All situations ended safely without casualties, thanks in part to the city’s emergency management plan.
But that plan, as Grandmaison recently told city council, April 28, is incomplete and out of date.
Starting this month, in response to Grandmaison and a request from city councillor Kenny Bell, city administrators will renew and shore up Iqaluit’s emergency management plan, which dates to 2010.
“Each emergency plan has what we call contingency plans,” Grandmaison told Nunatsiaq News.
“Each threat, each situation the city might face, should have a contingency plan on how to deal with it.”
The city’s plan lacks guidelines on how the city should act in response to specific scenarios, he said.
Scenarios could include anything from hostage situations, large power failures, floods, and epidemics, to experiences more common to Iqaluit such as blizzards lasting several days, and dump fires.
“If you’re asking me, do we have a contingency plan for the dump fire? No.
“Should we have one?

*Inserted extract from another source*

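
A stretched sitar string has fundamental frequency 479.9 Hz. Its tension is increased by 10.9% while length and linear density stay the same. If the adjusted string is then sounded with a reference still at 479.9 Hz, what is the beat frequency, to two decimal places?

25.48 Hz

For a string, f ∝ √T, so the new frequency is 479.9·√1.109 = 505.3782 Hz.
f_beat = |505.3782 − 479.9| = 25.48 Hz.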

The answer is yes, because we have dealt with it before,” Grandmaison said.
“What’s missing in our plan, is [different] types of emergencies we might be faced with,” he said, as well as a guide on how to “mitigate specific emergencies, and return to normal operations.”
Before it can add scenarios and create contingency plans for each one, the city must first reconvene its Emergency Preparedness Advisory Committee, which is headed up by the city’s chief administrative officer.
The committee last met in the summer of 2014, under Iqaluit’s previous chief administrative officer, John Hussey, when the city was dealing with the dump fire, Grandmaison said.
The committee will meet again under the city’s newly-hired CAO, Muhamud Hassan, who is just one month into the job.
The advisory committee brings together a broad range of public, private and government agencies that handle law enforcement, health care, transportation and key facilities in the city related to power generation and emergency shelters.
The CAO’s first task is to update the contact list for all these agencies, which dates as far back as 2010.
“That is something you need to update on an annual basis, to make sure everybody’s still there,” Hassan said. “I was not here when the team was put together, and obviously some of the committee members have moved on.”
Grandmaison recalled that the committee started working on risk assessments and contingency plans for different emergency scenarios in 2012. It will continue this work once it reconvenes.
The committee’s work will build on the city’s emergency measures program by mapping out action plans in response to “specific situations” the city could face.
Some priority scenarios the city should consider include the case of a dam break at the power plant and emergency responses needed in the case of blizzards lasting several days, Grandmaison said.
“We need to write out beforehand, specific situations we might be exposed to,” he said, “so that anybody that plays my role will look to the tab that says ‘landfill fire’ — and see in the first eight hours, this is what we should be thinking about.”
Foreseeable situations include blizzards, ice storms, disease, and floods, “but it’s also as simple as — what if one day, all telecommunications go down at the city, for example?” he said, bearing in mind City Hall is the designated site of Iqaluit’s emergency operations centre.
The telecom company Northwestel has its own emergency plan, “but what does the city do at the onset of this to help support Northwestel and help coordinate things at the city level?” the fire chief said.
“That’s what’s missing in our plan.”
The territorial government’s Emergency Measures Act calls for municipalities to draft their own emergency measures plans.
The City of Iqaluit submitted its freshly revised plan to the government in 2010.
“We can’t write the perfect plan for the next 10 years, it’s impossible,” which is why regular, yearly updates are so important, Grandmaison said.
“Our community is dynamic, our population is always changing. There’s a lot of factors to consider when you’re drafting a contingency plan for a specific situation.”